An important limitation of this study was that all effect measures were based on self-report, and we were unable to include a third-party evaluation by teachers, parents, or diagnostic interviews. Another limitation is that we do not know the extent to which differences in peer or emotional problems affect the average pupil in everyday life, because we did not include the impact part of the SDQ. The study would have benefited by the inclusion of younger age groups to examine whether the effects of relative age within the school year differ between primary school and junior high school, from which our sample was taken.
One of the problems incurred when calculating many main effects and interactions in a single study is the increased risk of identifying significant results by chance. We believe that conclusions should be drawn with care from our data. We were also unable to account for the pupils who did not participate because they were absent temporarily or had dropped out of school. We chose to exclude pupils who had begun school later or earlier than normal, which might have restricted the range of outcome variables somewhat, although we think it unlikely that such a (moderate) restriction in range affected the results.

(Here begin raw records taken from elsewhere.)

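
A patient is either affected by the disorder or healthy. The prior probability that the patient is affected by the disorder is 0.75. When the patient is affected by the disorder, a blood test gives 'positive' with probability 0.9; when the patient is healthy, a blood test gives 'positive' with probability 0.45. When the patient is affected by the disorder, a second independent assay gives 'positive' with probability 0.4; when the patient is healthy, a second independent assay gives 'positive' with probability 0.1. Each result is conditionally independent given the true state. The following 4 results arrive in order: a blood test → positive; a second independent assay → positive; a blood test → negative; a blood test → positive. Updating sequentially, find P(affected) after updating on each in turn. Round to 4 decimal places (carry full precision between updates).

0.8972

Each posterior becomes the prior for the next update.
After a blood test='positive': P(affected) = 0.9·0.7500 / (0.9·0.7500 + 0.45·0.2500) ≈ 0.8571
After a second independent assay='positive': P(affected) = 0.4·0.8571 / (0.4·0.8571 + 0.1·0.1429) ≈ 0.9600
After a blood test='negative': P(affected) = 0.1·0.9600 / (0.1·0.9600 + 0.55·0.0400) ≈ 0.8136
After a blood test='positive': P(affected) = 0.9·0.8136 / (0.9·0.8136 + 0.45·0.1864) ≈ 0.8972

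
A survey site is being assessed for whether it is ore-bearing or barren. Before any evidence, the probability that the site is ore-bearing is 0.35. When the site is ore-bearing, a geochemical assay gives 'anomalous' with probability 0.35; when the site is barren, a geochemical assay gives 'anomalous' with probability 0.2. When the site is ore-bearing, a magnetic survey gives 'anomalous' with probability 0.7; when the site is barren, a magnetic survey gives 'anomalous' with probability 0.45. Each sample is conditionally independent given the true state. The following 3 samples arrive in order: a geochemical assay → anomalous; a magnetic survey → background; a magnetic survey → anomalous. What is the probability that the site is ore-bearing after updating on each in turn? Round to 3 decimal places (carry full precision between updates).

After a geochemical assay='anomalous': P(ore) = 0.35·0.3500 / (0.35·0.3500 + 0.2·0.6500) ≈ 0.4851
After a magnetic survey='background': P(ore) = 0.3·0.4851 / (0.3·0.4851 + 0.55·0.5149) ≈ 0.3395
After a magnetic survey='anomalous': P(ore) = 0.7·0.3395 / (0.7·0.3395 + 0.45·0.6605) ≈ 0.4443

0.444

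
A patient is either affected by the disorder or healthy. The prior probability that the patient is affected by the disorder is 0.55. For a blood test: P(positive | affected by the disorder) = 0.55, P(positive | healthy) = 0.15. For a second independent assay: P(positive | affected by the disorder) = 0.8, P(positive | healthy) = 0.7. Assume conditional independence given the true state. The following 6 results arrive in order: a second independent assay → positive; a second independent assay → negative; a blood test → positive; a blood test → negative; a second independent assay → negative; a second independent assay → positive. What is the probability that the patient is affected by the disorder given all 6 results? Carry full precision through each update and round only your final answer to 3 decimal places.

After a second independent assay='positive': P(affected) = 0.8·0.5500 / (0.8·0.5500 + 0.7·0.4500) ≈ 0.5828
After a second independent assay='negative': P(affected) = 0.2·0.5828 / (0.2·0.5828 + 0.3·0.4172) ≈ 0.4822
After a blood test='positive': P(affected) = 0.55·0.4822 / (0.55·0.4822 + 0.15·0.5178) ≈ 0.7735
After a blood test='negative': P(affected) = 0.45·0.7735 / (0.45·0.7735 + 0.85·0.2265) ≈ 0.6438
After a second independent assay='negative': P(affected) = 0.2·0.6438 / (0.2·0.6438 + 0.3·0.3562) ≈ 0.5465
After a second independent assay='positive': P(affected) = 0.8·0.5465 / (0.8·0.5465 + 0.7·0.4535) ≈ 0.5793

0.579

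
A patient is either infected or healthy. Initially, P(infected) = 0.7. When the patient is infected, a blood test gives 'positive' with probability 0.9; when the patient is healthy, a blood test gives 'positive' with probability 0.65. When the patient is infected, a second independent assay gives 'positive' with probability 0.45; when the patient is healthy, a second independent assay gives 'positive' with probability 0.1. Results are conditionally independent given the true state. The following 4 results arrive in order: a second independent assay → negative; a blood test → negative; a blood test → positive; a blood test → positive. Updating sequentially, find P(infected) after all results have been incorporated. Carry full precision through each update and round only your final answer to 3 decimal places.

0.439

After a second independent assay='negative': P(infected) = 0.55·0.7000 / (0.55·0.7000 + 0.9·0.3000) ≈ 0.5878
After a blood test='negative': P(infected) = 0.1·0.5878 / (0.1·0.5878 + 0.35·0.4122) ≈ 0.2895
After a blood test='positive': P(infected) = 0.9·0.2895 / (0.9·0.2895 + 0.65·0.7105) ≈ 0.3607
After a blood test='positive': P(infected) = 0.9·0.3607 / (0.9·0.3607 + 0.65·0.6393) ≈ 0.4385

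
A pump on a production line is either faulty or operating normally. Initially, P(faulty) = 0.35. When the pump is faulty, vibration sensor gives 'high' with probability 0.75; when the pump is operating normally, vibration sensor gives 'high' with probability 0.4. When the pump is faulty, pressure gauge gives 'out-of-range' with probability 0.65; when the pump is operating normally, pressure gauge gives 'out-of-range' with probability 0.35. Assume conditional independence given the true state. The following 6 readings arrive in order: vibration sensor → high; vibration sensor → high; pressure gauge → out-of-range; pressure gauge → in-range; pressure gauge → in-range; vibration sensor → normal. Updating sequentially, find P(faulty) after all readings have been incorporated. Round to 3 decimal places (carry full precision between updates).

0.298

After vibration sensor='high': P(faulty) = 0.75·0.3500 / (0.75·0.3500 + 0.4·0.6500) ≈ 0.5024
After vibration sensor='high': P(faulty) = 0.75·0.5024 / (0.75·0.5024 + 0.4·0.4976) ≈ 0.6543
After pressure gauge='out-of-range': P(faulty) = 0.65·0.6543 / (0.65·0.6543 + 0.35·0.3457) ≈ 0.7785
After pressure gauge='in-range': P(faulty) = 0.35·0.7785 / (0.35·0.7785 + 0.65·0.2215) ≈ 0.6543
After pressure gauge='in-range': P(faulty) = 0.35·0.6543 / (0.35·0.6543 + 0.65·0.3457) ≈ 0.5048
After vibration sensor='normal': P(faulty) = 0.25·0.5048 / (0.25·0.5048 + 0.6·0.4952) ≈ 0.2981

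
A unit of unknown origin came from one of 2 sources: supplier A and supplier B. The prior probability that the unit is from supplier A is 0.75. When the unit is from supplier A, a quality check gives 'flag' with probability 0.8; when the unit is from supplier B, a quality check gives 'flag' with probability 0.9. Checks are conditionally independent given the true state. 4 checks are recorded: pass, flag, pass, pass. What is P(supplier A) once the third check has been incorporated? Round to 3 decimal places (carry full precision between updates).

Apply Bayes' rule sequentially, carrying P(supplier A) forward.
After 'pass': P(supplier A) = 0.2·0.7500 / (0.2·0.7500 + 0.1·0.2500) ≈ 0.8571
After 'flag': P(supplier A) = 0.8·0.8571 / (0.8·0.8571 + 0.9·0.1429) ≈ 0.8421
After 'pass': P(supplier A) = 0.2·0.8421 / (0.2·0.8421 + 0.1·0.1579) ≈ 0.9143

0.914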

Our study shows that relatively young age within a school year has a small but significant effect on school performance in adolescents. The effect of relative age on mental health was weak and significant only for peer problems among boys and emotional problems among girls (opposite to the predicted direction). More studies are required to confirm the relatively weak associations demonstrated between relative age within a school year and school performance and mental health problems. The results from this study do not show effect sizes large enough to justify changes in the way children are enrolled in school in Norway.
Data collection was conducted as part of the Oslo Health Study 2000–2001 in collaboration with the National Health Screening Service of Norway, now the Norwegian Institute of Public Health.